Coil springs can be dangerous things. Remember that there’s plenty of energy on all that metal and you need to treat it with respect. Failure to do so can leave you in the emergency room with a serious injury. People try to compress coil springs in different ways. The safest is by using a coil compressor tool. It’s simple to operate and you can usually rent one from an auto parts store or a tool rental place.
Step 1 - Accessing the Spring
Working with coil springs isn’t a job for the novice mechanic. It requires care and experience. If you don’t pay attention, you can easily end up injured. Make sure the car is in “Park.” Slightly loosen the nuts on the wheel where you’ll be replacing the spring. Raise the end of the car with a hydraulic jack and place on jack stands for stability. Put chocks under the opposite wheels.
Loosen and remove the lug nuts then take off the tire. You’ll now need to remove the brakes. This will vary from make to make and whether you’re dealing with disk or drum brakes. You’ll need to consult your service manual for the correct procedure.

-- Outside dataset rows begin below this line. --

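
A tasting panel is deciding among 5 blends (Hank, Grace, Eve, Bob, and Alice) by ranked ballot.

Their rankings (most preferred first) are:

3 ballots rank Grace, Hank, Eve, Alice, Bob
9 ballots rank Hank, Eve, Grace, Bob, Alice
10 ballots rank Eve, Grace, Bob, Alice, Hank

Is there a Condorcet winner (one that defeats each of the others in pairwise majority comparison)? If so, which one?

Head-to-head results (22 voters total):
Hank vs Grace: Grace wins 13–9.
Hank vs Eve: Hank wins 12–10.
Hank vs Bob: Hank wins 12–10.
Hank vs Alice: Hank wins 12–10.
Grace vs Eve: Eve wins 19–3.
Grace vs Bob: Grace wins 22–0.
Grace vs Alice: Grace wins 22–0.
Eve vs Bob: Eve wins 22–0.
Eve vs Alice: Eve wins 22–0.
Bob vs Alice: Bob wins 19–3.
No candidate beats all others: Hank beats Eve beats Grace beats Hank, a majority cycle.

There is no Condorcet winner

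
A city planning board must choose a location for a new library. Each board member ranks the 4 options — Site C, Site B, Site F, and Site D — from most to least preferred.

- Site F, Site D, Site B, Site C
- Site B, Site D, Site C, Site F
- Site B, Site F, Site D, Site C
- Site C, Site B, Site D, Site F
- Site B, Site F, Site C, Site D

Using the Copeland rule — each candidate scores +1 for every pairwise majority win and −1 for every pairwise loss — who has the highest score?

Site B

Pairwise results:
  Site C vs Site B: Site B wins 4–1.
  Site C vs Site F: Site F wins 3–2.
  Site C vs Site D: Site D wins 3–2.
  Site B vs Site F: Site B wins 4–1.
  Site B vs Site D: Site B wins 4–1.
  Site F vs Site D: Site F wins 3–2.
Copeland scores (wins − losses):
  Site C: 0 − 3 = -3
  Site B: 3 − 0 = 3
  Site F: 2 − 1 = 1
  Site D: 1 − 2 = -1
Site B has the best Copeland score.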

Step 2 - Inserting the Tool
At this point, you’ll be able to see and touch the coil spring. Removing it is a different matter, however. Now, you’re ready to use the coil compressor tool. It’s essentially two tools and they go on each end of the coil spring. At the top of the tool is a bolt screw. Adjust it until the lips on each side of the tool can grasp the spring coils. Make sure that the lips are tight around the end of the springs.
Step 3 - Tightening
To compress the coil spring, you need to tighten the bolt screw that’s at the top of the tool. This will put pressure on the spring. Keep checking to make sure that the spring is securely held. If not, loosen it gradually and adjust the lips. You need to have the same tension on both ends of the spring. Tighten the bolt screw more to give even greater compression. Use a few turns on the bolt screw on either side. Keep going until you’re able to remove the spring from the car.
Step 4 - Compressing to Install
Put your coil compression tool on either end of the spring. Be certain that the lips fit tightly around the coils. Begin by tightening the bolt screw at one end, making a few turns. Now, tighten the bolt screw at the other end the same number of turns. Check that the lips are very secure. Keep moving from one end to the other, tightening a few turns each time and keeping the pressure on both ends as even as possible. You want the compression on both sides to be even.
Continue until the spring is as compressed as you can make it. When you reach that stage, put it over the arms. Positioned correctly at each end, then slowly loosen the tool on each end, going gradually and moving back and forth until the spring is in place and uncompressed.